Responsibilities -includes additional responsibilities and Activities : Additional Responsibilities : Management

• Performing Web Application and API Security Assessments on IBM Hybrid cloud and Non- Hybrid Cloud Products .
• Performing Security Scans for the Web Applications and APIs using Burp Suite Professional and IBM Appscan Standard Edition.
• Conducting Manual Vulnerability Assessment and Penetration Testing for the Web Applications and APIs using Burp Suite Professional.
• Reporting the Vulnerabilities identified in the Security Assessments to the Product Teams and revalidating the issues reported once the developers to fix the issue.

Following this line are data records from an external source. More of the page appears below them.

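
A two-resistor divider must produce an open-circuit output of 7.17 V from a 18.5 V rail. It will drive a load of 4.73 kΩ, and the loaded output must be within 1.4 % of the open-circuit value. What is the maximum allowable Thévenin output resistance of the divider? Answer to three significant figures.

R_th ≤ 67.2 Ω

Loading drop = R_th/(R_th + R_L) ≤ 0.0140, so R_th ≤ R_L · ε/(1−ε) = 4.73 kΩ × 0.0140/0.9860 = 67.2 Ω.
(Any R1, R2 with R2/(R1+R2) = 0.388 and R1‖R2 ≤ 67.2 Ω will meet the spec.)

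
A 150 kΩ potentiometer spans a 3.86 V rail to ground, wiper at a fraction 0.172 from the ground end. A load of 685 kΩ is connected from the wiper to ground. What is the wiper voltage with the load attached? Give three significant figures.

V ≈ 0.644 V

The wiper splits the pot into (1−α)R = 124.2 kΩ above and αR = 25.80 kΩ below.
Lower section ‖ load = 24.86 kΩ.
V_wiper = 3.86 × 24.86/(124.2 + 24.86) = 0.644 V.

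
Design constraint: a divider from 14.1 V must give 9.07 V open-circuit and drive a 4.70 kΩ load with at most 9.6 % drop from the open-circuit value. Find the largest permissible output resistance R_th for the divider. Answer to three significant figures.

R_th ≤ 499 Ω

Loading drop = R_th/(R_th + R_L) ≤ 0.0960, so R_th ≤ R_L · ε/(1−ε) = 4.70 kΩ × 0.0960/0.9040 = 499 Ω.
(Any R1, R2 with R2/(R1+R2) = 0.643 and R1‖R2 ≤ 499 Ω will meet the spec.)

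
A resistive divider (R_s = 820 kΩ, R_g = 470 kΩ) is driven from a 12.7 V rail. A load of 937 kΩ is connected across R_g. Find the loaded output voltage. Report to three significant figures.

V_out ≈ 3.51 V

The load sits in parallel with R_g: R_g‖R_L = (470 × 937) / (470 + 937) = 313.0 kΩ.
V_out = 12.7 × 313.0 / (820 + 313.0) = 12.7 × 313.0/1133 = 3.51 V.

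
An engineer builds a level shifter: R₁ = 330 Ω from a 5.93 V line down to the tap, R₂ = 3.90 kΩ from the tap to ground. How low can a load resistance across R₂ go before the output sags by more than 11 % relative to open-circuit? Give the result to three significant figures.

R_L(min) ≈ 2.46 kΩ

Output resistance R_th = R₁‖R₂ = (330 × 3900)/4230 = 304.3 Ω.
The fractional drop is R_th/(R_th + R_L); requiring this ≤ 0.110 gives R_L ≥ R_th(1/0.110 − 1) = 304.3 × 8.091 = 2.46 kΩ.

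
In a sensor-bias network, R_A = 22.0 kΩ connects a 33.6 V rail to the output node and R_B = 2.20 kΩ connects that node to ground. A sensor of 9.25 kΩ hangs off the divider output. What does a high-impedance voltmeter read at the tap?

V_out ≈ 2.51 V

The load sits in parallel with R_B: R_B‖R_L = (2.20 × 9.25) / (2.20 + 9.25) = 1.777 kΩ.
V_out = 33.6 × 1.777 / (22.0 + 1.777) = 33.6 × 1.777/23.78 = 2.51 V.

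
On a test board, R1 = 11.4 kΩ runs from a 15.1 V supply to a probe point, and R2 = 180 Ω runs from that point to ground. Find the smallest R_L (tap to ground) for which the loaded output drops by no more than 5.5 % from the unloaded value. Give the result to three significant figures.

R_L(min) ≈ 3.04 kΩ

Output resistance R_th = R1‖R2 = (11400 × 180)/11580 = 177.2 Ω.
The fractional drop is R_th/(R_th + R_L); requiring this ≤ 0.0550 gives R_L ≥ R_th(1/0.0550 − 1) = 177.2 × 17.18 = 3.04 kΩ.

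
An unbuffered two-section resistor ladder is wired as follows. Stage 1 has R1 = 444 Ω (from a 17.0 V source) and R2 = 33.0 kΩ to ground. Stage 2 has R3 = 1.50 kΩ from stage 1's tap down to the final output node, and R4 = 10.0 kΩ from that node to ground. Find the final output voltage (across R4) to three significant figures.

V_out ≈ 14.1 V

Stage 2 presents R3+R4 = 11500 Ω as a load on stage 1's tap.
Stage 1's lower leg becomes R2‖(R3+R4) = 8528 Ω, so V_mid = 17.0 × 8528/8972 = 16.16 V.
Stage 2 is itself unloaded: V_out = V_mid × R4/(R3+R4) = 16.16 × 10000/11500 = 14.1 V.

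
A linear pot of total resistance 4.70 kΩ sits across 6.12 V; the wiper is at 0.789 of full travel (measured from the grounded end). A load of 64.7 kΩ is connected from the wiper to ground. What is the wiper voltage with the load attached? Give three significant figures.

V ≈ 4.77 V

The wiper splits the pot into (1−α)R = 991.7 Ω above and αR = 3708 Ω below.
Lower section ‖ load = 3507 Ω.
V_wiper = 6.12 × 3507/(991.7 + 3507) = 4.77 V.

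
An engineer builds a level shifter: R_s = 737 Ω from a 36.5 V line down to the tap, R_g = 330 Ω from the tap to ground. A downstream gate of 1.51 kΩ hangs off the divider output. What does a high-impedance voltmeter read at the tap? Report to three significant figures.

The load sits in parallel with R_g: R_g‖R_L = (330 × 1510) / (330 + 1510) = 270.8 Ω.
V_out = 36.5 × 270.8 / (737 + 270.8) = 36.5 × 270.8/1008 = 9.81 V.

V_out ≈ 9.81 V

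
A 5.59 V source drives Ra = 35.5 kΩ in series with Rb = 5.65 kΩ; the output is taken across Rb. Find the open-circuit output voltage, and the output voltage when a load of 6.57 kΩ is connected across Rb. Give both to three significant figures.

Open-circuit: V = 5.59 × 5.65/(35.5 + 5.65) = 0.768 V.
With the load, Rb becomes Rb‖R_L = 3.038 kΩ, so V = 5.59 × 3.038/38.54 = 0.441 V.

Unloaded: 0.768 V; loaded: 0.441 V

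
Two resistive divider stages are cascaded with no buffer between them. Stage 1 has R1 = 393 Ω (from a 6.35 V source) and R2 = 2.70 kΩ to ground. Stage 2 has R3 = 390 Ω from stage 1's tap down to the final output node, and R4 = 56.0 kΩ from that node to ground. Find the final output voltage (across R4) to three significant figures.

Stage 2 presents R3+R4 = 56390 Ω as a load on stage 1's tap.
Stage 1's lower leg becomes R2‖(R3+R4) = 2577 Ω, so V_mid = 6.35 × 2577/2970 = 5.510 V.
Stage 2 is itself unloaded: V_out = V_mid × R4/(R3+R4) = 5.510 × 56000/56390 = 5.47 V.

V_out ≈ 5.47 V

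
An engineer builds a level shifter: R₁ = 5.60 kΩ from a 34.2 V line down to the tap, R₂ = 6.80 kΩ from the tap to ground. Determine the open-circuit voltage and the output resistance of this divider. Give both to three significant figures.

V_th = 18.8 V, R_th = 3.07 kΩ

V_th is the open-circuit tap voltage: 34.2 × 6.80/(5.60 + 6.80) = 18.8 V.
With the supply zeroed, R₁ and R₂ appear in parallel from the tap: R_th = R₁‖R₂ = (5.60 × 6.80)/12.40 = 3.07 kΩ.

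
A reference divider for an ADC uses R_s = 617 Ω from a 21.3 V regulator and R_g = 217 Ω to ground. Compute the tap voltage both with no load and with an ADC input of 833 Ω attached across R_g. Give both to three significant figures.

Open-circuit: V = 21.3 × 217/(617 + 217) = 5.54 V.
With the load, R_g becomes R_g‖R_L = 172.2 Ω, so V = 21.3 × 172.2/789.2 = 4.65 V.

Unloaded: 5.54 V; loaded: 4.65 V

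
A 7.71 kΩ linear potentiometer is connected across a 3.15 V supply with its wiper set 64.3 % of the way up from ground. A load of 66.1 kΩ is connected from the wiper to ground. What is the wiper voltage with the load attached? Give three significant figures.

V ≈ 1.97 V

The wiper splits the pot into (1−α)R = 2.752 kΩ above and αR = 4.958 kΩ below.
Lower section ‖ load = 4.612 kΩ.
V_wiper = 3.15 × 4.612/(2.752 + 4.612) = 1.97 V.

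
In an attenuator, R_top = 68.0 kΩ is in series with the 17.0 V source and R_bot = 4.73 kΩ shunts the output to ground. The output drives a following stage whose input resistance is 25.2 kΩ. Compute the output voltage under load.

V_out ≈ 0.941 V

The load sits in parallel with R_bot: R_bot‖R_L = (4.73 × 25.2) / (4.73 + 25.2) = 3.982 kΩ.
V_out = 17.0 × 3.982 / (68.0 + 3.982) = 17.0 × 3.982/71.98 = 0.941 V.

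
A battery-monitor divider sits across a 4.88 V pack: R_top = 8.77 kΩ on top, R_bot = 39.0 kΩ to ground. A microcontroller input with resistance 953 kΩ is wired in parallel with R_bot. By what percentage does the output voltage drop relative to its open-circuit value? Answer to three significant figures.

0.746 %

The divider's output (Thévenin) resistance is R_top‖R_bot = 7.160 kΩ.
Fractional drop under load = R_th/(R_th + R_L) = 7.160 / (7.160 + 953) = 0.007457.
So the output falls by 0.746 %.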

• Engaging 3rd Party Pentesting Vendor for some of the IBM Products to be Pentested.
• Selection of 3rd Party Vendors for the Pentesting engagement .
• Signing the Statement of Work between the CISO team and 3rd Party Pentesting Vendors.

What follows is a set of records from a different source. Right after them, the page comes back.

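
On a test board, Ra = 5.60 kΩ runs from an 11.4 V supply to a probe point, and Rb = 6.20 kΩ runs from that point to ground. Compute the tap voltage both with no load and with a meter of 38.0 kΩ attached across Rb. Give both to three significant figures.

Open-circuit: V = 11.4 × 6.20/(5.60 + 6.20) = 5.99 V.
With the load, Rb becomes Rb‖R_L = 5.330 kΩ, so V = 11.4 × 5.330/10.93 = 5.56 V.

Unloaded: 5.99 V; loaded: 5.56 V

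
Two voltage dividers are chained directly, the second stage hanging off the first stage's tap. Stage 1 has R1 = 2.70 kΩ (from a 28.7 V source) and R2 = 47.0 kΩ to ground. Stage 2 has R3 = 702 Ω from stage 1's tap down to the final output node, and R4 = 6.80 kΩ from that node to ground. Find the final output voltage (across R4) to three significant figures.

Stage 2 presents R3+R4 = 7502 Ω as a load on stage 1's tap.
Stage 1's lower leg becomes R2‖(R3+R4) = 6469 Ω, so V_mid = 28.7 × 6469/9169 = 20.25 V.
Stage 2 is itself unloaded: V_out = V_mid × R4/(R3+R4) = 20.25 × 6800/7502 = 18.4 V.

V_out ≈ 18.4 V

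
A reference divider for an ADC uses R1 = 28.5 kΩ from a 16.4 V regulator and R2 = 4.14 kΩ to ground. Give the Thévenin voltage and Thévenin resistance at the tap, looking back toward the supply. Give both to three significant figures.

V_th is the open-circuit tap voltage: 16.4 × 4.14/(28.5 + 4.14) = 2.08 V.
With the supply zeroed, R1 and R2 appear in parallel from the tap: R_th = R1‖R2 = (28.5 × 4.14)/32.64 = 3.61 kΩ.

V_th = 2.08 V, R_th = 3.61 kΩ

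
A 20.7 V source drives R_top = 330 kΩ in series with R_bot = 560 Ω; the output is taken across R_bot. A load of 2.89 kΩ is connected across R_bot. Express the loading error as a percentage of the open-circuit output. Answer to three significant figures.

16.2 %

Unloaded V = 20.7 × 560/330600 = 0.03507 V.
Loaded: R_bot‖R_L = 469.1 Ω, giving V = 20.7 × 469.1/330500 = 0.02938 V.
Drop = (0.03507 − 0.02938) / 0.03507 = 16.2 %.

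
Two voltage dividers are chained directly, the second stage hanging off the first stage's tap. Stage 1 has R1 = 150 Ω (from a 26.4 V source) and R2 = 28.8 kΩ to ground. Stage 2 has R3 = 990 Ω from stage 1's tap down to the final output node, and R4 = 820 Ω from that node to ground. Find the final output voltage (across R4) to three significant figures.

Stage 2 presents R3+R4 = 1810 Ω as a load on stage 1's tap.
Stage 1's lower leg becomes R2‖(R3+R4) = 1703 Ω, so V_mid = 26.4 × 1703/1853 = 24.26 V.
Stage 2 is itself unloaded: V_out = V_mid × R4/(R3+R4) = 24.26 × 820/1810 = 11.0 V.

V_out ≈ 11.0 V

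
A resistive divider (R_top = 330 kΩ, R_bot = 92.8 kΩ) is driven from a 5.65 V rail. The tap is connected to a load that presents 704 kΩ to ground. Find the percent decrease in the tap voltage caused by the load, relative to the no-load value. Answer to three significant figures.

The divider's output (Thévenin) resistance is R_top‖R_bot = 72.43 kΩ.
Fractional drop under load = R_th/(R_th + R_L) = 72.43 / (72.43 + 704) = 0.09329.
So the output falls by 9.33 %.

9.33 %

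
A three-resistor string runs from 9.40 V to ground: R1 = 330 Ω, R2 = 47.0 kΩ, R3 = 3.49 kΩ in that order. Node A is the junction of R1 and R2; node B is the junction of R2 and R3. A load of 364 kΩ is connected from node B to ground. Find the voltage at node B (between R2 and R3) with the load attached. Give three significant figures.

V ≈ 0.640 V

At node B, R3 is in parallel with the load: R3‖R_L = 3457 Ω.
Below node A the resistance is R2 + (R3‖R_L) = 50460 Ω, so V_A = 9.40 × 50460/50790 = 9.339 V.
Then V_B = V_A × (R3‖R_L)/(R2 + R3‖R_L) = 9.339 × 3457/50460 = 0.640 V.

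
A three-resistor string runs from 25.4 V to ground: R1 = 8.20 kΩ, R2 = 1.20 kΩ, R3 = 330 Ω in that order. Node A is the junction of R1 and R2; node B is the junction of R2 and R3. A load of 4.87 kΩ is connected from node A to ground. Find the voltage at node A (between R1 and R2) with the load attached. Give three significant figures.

Below node A the series string R2+R3 = 1530 Ω sits in parallel with the 4870 Ω load: 1164 Ω.
V_A = 25.4 × 1164/(8200 + 1164) = 3.16 V.

V ≈ 3.16 V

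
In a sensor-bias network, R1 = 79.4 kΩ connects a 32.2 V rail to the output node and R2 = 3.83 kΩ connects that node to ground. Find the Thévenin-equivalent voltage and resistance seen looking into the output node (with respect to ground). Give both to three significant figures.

V_th is the open-circuit tap voltage: 32.2 × 3.83/(79.4 + 3.83) = 1.48 V.
With the supply zeroed, R1 and R2 appear in parallel from the tap: R_th = R1‖R2 = (79.4 × 3.83)/83.23 = 3.65 kΩ.

V_th = 1.48 V, R_th = 3.65 kΩ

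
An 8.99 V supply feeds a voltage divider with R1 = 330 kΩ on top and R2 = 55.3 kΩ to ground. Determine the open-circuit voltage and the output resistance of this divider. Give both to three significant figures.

V_th = 1.29 V, R_th = 47.4 kΩ

V_th is the open-circuit tap voltage: 8.99 × 55.3/(330 + 55.3) = 1.29 V.
With the supply zeroed, R1 and R2 appear in parallel from the tap: R_th = R1‖R2 = (330 × 55.3)/385.3 = 47.4 kΩ.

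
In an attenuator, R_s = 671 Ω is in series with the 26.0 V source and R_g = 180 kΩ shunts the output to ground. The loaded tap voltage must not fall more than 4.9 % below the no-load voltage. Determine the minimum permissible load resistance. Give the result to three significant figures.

Output resistance R_th = R_s‖R_g = (671 × 180000)/180700 = 668.5 Ω.
The fractional drop is R_th/(R_th + R_L); requiring this ≤ 0.0490 gives R_L ≥ R_th(1/0.0490 − 1) = 668.5 × 19.41 = 13.0 kΩ.

R_L(min) ≈ 13.0 kΩ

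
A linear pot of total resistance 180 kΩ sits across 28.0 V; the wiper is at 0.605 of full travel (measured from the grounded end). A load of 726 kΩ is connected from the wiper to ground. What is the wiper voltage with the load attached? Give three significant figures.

V ≈ 16.0 V

The wiper splits the pot into (1−α)R = 71.10 kΩ above and αR = 108.9 kΩ below.
Lower section ‖ load = 94.70 kΩ.
V_wiper = 28.0 × 94.70/(71.10 + 94.70) = 16.0 V.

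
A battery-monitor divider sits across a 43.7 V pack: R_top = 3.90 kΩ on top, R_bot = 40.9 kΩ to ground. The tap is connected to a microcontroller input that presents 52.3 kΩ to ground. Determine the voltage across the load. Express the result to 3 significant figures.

V_out ≈ 37.4 V

The load sits in parallel with R_bot: R_bot‖R_L = (40.9 × 52.3) / (40.9 + 52.3) = 22.95 kΩ.
V_out = 43.7 × 22.95 / (3.90 + 22.95) = 43.7 × 22.95/26.85 = 37.4 V.
(Unloaded it would have been 39.9 V.)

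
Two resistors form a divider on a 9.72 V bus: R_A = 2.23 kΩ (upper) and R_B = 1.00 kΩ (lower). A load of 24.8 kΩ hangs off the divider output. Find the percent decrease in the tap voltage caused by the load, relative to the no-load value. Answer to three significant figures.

2.71 %

The divider's output (Thévenin) resistance is R_A‖R_B = 0.6904 kΩ.
Fractional drop under load = R_th/(R_th + R_L) = 0.6904 / (0.6904 + 24.8) = 0.02708.
So the output falls by 2.71 %.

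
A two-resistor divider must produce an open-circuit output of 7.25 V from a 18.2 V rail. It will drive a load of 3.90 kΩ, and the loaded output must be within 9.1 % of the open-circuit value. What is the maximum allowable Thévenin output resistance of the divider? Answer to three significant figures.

Loading drop = R_th/(R_th + R_L) ≤ 0.0910, so R_th ≤ R_L · ε/(1−ε) = 3.90 kΩ × 0.0910/0.9090 = 390 Ω.

R_th ≤ 390 Ω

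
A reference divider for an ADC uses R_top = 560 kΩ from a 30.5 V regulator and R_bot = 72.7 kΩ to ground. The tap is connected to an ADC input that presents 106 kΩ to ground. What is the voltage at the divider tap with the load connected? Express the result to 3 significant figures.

The load sits in parallel with R_bot: R_bot‖R_L = (72.7 × 106) / (72.7 + 106) = 43.12 kΩ.
V_out = 30.5 × 43.12 / (560 + 43.12) = 30.5 × 43.12/603.1 = 2.18 V.
(Unloaded it would have been 3.50 V.)

V_out ≈ 2.18 V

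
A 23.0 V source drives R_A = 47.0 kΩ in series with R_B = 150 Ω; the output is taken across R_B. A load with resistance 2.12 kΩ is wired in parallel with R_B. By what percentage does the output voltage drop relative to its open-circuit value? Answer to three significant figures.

6.59 %

The divider's output (Thévenin) resistance is R_A‖R_B = 149.5 Ω.
Fractional drop under load = R_th/(R_th + R_L) = 149.5 / (149.5 + 2120) = 0.06588.
So the output falls by 6.59 %.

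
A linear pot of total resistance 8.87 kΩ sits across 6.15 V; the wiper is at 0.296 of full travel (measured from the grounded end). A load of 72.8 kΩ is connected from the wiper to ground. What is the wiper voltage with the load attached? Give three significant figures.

V ≈ 1.78 V

The wiper splits the pot into (1−α)R = 6.244 kΩ above and αR = 2.626 kΩ below.
Lower section ‖ load = 2.534 kΩ.
V_wiper = 6.15 × 2.534/(6.244 + 2.534) = 1.78 V.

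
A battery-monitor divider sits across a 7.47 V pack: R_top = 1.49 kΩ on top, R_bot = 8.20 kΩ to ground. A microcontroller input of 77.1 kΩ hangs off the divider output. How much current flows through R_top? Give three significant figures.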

• Tracking of Projects that was executed and needs to be executed by the 3rd Party Pentesting Vendors,
• Being the SPOC for some of the Product Teams and 3rd Party Vendors to provide the required data for Pentesting and engage them.

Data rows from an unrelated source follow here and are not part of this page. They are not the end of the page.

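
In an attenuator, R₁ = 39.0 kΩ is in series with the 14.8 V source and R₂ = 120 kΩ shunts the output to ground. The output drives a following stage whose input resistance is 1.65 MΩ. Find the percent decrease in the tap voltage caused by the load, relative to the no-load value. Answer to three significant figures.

1.75 %

The divider's output (Thévenin) resistance is R₁‖R₂ = 29.43 kΩ.
Fractional drop under load = R_th/(R_th + R_L) = 29.43 / (29.43 + 1650) = 0.01753.
So the output falls by 1.75 %.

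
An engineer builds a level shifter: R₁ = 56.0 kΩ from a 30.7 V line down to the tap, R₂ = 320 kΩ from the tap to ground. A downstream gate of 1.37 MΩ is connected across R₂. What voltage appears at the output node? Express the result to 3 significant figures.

V_out ≈ 25.2 V

The load sits in parallel with R₂: R₂‖R_L = (320 × 1370) / (320 + 1370) = 259.4 kΩ.
V_out = 30.7 × 259.4 / (56.0 + 259.4) = 30.7 × 259.4/315.4 = 25.2 V.
(Unloaded it would have been 26.1 V.)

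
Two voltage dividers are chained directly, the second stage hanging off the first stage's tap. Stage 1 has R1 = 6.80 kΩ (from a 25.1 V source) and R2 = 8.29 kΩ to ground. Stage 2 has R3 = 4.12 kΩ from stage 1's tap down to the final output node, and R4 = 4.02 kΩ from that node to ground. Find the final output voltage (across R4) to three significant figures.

V_out ≈ 4.67 V

Stage 2 presents R3+R4 = 8.140 kΩ as a load on stage 1's tap.
Stage 1's lower leg becomes R2‖(R3+R4) = 4.107 kΩ, so V_mid = 25.1 × 4.107/10.91 = 9.452 V.
Stage 2 is itself unloaded: V_out = V_mid × R4/(R3+R4) = 9.452 × 4.02/8.140 = 4.67 V.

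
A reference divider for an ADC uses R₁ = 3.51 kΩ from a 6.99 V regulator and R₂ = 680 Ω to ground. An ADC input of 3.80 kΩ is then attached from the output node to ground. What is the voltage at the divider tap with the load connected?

V_out ≈ 0.987 V

The load sits in parallel with R₂: R₂‖R_L = (680 × 3800) / (680 + 3800) = 576.8 Ω.
V_out = 6.99 × 576.8 / (3510 + 576.8) = 6.99 × 576.8/4087 = 0.987 V.
(Unloaded it would have been 1.13 V.)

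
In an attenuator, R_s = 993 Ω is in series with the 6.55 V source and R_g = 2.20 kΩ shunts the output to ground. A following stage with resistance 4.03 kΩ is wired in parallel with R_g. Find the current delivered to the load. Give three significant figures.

R_g‖R_L = 1423 Ω; V_out = 6.55 × 1423/2416 = 3.858 V.
I_L = V_out / R_L = 3.858 / 4.03 kΩ = 0.957 mA.

I_L ≈ 0.957 mA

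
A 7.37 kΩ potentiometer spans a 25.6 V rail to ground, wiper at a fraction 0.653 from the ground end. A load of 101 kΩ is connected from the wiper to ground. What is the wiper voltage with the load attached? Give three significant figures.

The wiper splits the pot into (1−α)R = 2.557 kΩ above and αR = 4.813 kΩ below.
Lower section ‖ load = 4.594 kΩ.
V_wiper = 25.6 × 4.594/(2.557 + 4.594) = 16.4 V.

V ≈ 16.4 V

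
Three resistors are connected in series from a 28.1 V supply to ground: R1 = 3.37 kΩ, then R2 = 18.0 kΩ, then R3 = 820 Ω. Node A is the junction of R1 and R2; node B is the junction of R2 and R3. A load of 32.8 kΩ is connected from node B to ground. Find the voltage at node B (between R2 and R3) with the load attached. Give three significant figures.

V ≈ 1.01 V

At node B, R3 is in parallel with the load: R3‖R_L = 800.0 Ω.
Below node A the resistance is R2 + (R3‖R_L) = 18800 Ω, so V_A = 28.1 × 18800/22170 = 23.83 V.
Then V_B = V_A × (R3‖R_L)/(R2 + R3‖R_L) = 23.83 × 800.0/18800 = 1.01 V.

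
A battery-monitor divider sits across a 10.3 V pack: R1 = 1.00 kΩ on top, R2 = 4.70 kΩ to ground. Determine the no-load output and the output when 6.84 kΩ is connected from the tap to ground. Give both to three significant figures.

Open-circuit: V = 10.3 × 4.70/(1.00 + 4.70) = 8.49 V.
With the load, R2 becomes R2‖R_L = 2.786 kΩ, so V = 10.3 × 2.786/3.786 = 7.58 V.

Unloaded: 8.49 V; loaded: 7.58 V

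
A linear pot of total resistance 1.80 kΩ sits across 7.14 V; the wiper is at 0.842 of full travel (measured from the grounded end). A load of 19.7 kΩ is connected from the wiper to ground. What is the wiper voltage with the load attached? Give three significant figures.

V ≈ 5.94 V

The wiper splits the pot into (1−α)R = 284.4 Ω above and αR = 1516 Ω below.
Lower section ‖ load = 1407 Ω.
V_wiper = 7.14 × 1407/(284.4 + 1407) = 5.94 V.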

• Report review of the Penetration Test from the 3rd Party Vendors and recommend the product team to the vulnerabilities

• Perform Manual Web Application Security Assessments for the Clients, after onboarding different brands of products in their various websites present across the globe using Burp Suite Professional.
• Performing Security Scans for the Web Applications using Acunetix v11, IBM Appscan Standard.
• Performing Infrastructure Scans for various Servers set across the globe using Nessus, Qualysguard and Nmap.
• Conduct Manual Verification of the Infrastructure Security Assessment and perform Penetration Test of the same using Nmap, Metasploit Framework and tools present in Kali Linux.
• Reporting the Vulnerabilities identified in the Security Assessments to the client and raising the tickets against the same in the issue tracker for the developers to fix.
• Interacting with the client for the issues to be fixed and discussion about upcoming security measures to be implemented for the same.
• Pentest Report review of fellow team members.
• Tracking all activities performed, by setting clear deadlines and trying to ensure the same are met.